The dominance of Google and Facebook must be addressed through comprehensive reform, according to Australia’s competition watchdog, which has identified systemic problems in the digital media industry.
The ACCC today released its report on its inquiry into digital platforms, calling for new codes of practice, greater regulatory oversight, and reforms to Australian privacy law to bring it in line with current practice.
The regulator said it had little faith in the ability or intention of the US tech giants to address the problems on their own.
Traditional publishers have welcomed the report while an industry group representing the platforms has warned overhanded reforms will threaten innovation and local jobs.
The federal government has accepted the reports overriding conclusion — the need for reform — and intends to provide a formal response by the end of the year.

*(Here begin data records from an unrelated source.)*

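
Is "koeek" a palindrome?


Word: "koeek"
Reversed: "keeok"
Forward == Backward? koeek != keeok
Palindrome = No


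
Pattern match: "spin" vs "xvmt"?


Pattern of "spin": [0, 1, 2, 3]
Pattern of "xvmt": [0, 1, 2, 3]
Patterns match
Same pattern = Yes


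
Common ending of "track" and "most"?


Word 1: "track"
Word 2: "most"
Comparing from end:
  Pos -1: 'k' != 't' (stop)
LCS = "" (length 0)


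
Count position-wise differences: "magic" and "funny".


Comparing character by character (same length = 5):
  Pos 0: 'm' vs 'f' !=
  Pos 1: 'a' vs 'u' !=
  Pos 2: 'g' vs 'n' !=
  Pos 3: 'i' vs 'n' !=
  Pos 4: 'c' vs 'y' !=
Hamming distance = 5


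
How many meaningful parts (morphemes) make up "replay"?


Word: "replay"
Morphemes: re- + play
Each morpheme carries meaning
= 2 morphemes


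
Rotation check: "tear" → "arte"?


Word: "tear", Candidate: "arte"
Method: check if candidate is substring of word+word
"teartear" contains "arte"? Yes
Is rotation = Yes


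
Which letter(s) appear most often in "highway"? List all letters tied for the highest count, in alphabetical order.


Word: "highway"
Letter counts:
  'a': 1
  'g': 1
  'h': 2
  'i': 1
  'w': 1
  'y': 1
Maximum count = 2
Most frequent = 'h' (2 times each)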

The ACCC began an inquiry into digital platforms in 2017 with a particular focus on the industry’s two main players, US tech giants Google and Facebook, and their impact on media and journalism in Australia. The probe attracted over 180 submissions including those of consumers, publishers, advertisers and the platforms themselves.
The regulator concluded Facebook and Google’s substantial market power — in Australia Facebook platforms take over half of online display advertising while Google earns over 95 per cent of all search advertising revenue — has “ distorted the ability of businesses to compete on their merits in advertising, media and a range of other markets”.
The ACCC also found digital advertising supply chains are problematically opaque, consumers do not understand how their data is collected or what they are sacrificing for the “free” use of platforms, news content creators are reliant on the platforms but struggle to monetise their content, and the platforms facilitated the sharing of disinformation contributing to the rising mistrust of news.
ACCC Chair Rod Sims said it could not be left to the platforms to rectify these problems as they would be conflicted by their pursuit of profit.
“The dominant digital platforms’ response to the issues we have raised might best be described as ‘trust us’,” Sims said.
“There is nothing wrong with being highly focused on revenue growth and providing increasing value to shareholders; indeed it can be admired. But we believe the issues we have uncovered during this Inquiry are too important to be left to the companies themselves.
“Action on consumer law and privacy issues, as well as on competition law and policy, will all be vital in dealing with the problems associated with digital platforms’ market power and the accumulation of consumers’ data,” Sims said.
In total the ACCC proposed 23 recommendations in its 623-page final report, summarised below:
- Requiring designated digital platforms to each provide the Australian Communications and Media Authority (ACMA) with codes to address the imbalance in the bargaining relationship between these platforms and news media businesses and recognise the need for value sharing and monetisation of content
- Addressing the regulatory imbalance that exists between news media businesses and digital platforms, by harmonising the media regulatory framework
- Targeted grants to support local journalism of about AU$50 million a year
- Introducing measures to encourage philanthropic funding of public interest journalism in Australia
- ACMA monitoring the digital platforms’ efforts to identify reliable and trustworthy news
- Requiring the digital platforms to draft and implement an industry code for handling complaints about deliberately misleading and harmful news stories
- Introducing a mandatory take-down ACMA code to assist copyright enforcement on digital platforms.
The ACCC has also proposed the establishment of its own digital platform branch to proactively monitor and investigate digital platforms and their ecosystem. Its first area of investigation would be a probe into the opaque advertising technology supply chain, according to the report.
Channel Nine CEO Hugh Marks welcomed the report findings.
“We’d like to congratulate the ACCC and the government for the initiative they’ve taken and for the comprehensive nature of the response. We’re enthused by what we’ve seen so far,” Marks said in a statement.
The digital platforms, however, have questioned the proposed changes. Industry group DIGI, with members including Google and Facebook, said it looked forward to working with the government on the proposed changes but cautioned about “unintended consequences”.
“We urge the Australian Government to assess the ACCC’s recommendations against an innovation test, closely examining how they will impact Australia’s digital industry at large and Australia’s global standing as a place to invest in technology,” said Sunita Bose, DIGI Managing Director.
“We’re closely reviewing these recommendations to ensure they don’t bring unintended consequences to all digital businesses and the choice of digital products available to Australian consumers.”
Update: Facebook has also released its own statement urging the government to strike a balance on reforms.
“It is important to get the rules for digital news distribution right, as they could impact the 16 million Australians who use our services to connect, share, and build community, as well as the hundreds of thousands of small businesses that use our free tools to grow, thrive, and create jobs,” said Will Easton, Managing Director, Facebook Australia and New Zealand.
“We are fully committed to engaging in the consultation process around this report, while continuing to deliver the benefits of technology to the millions of Australians who use our services.”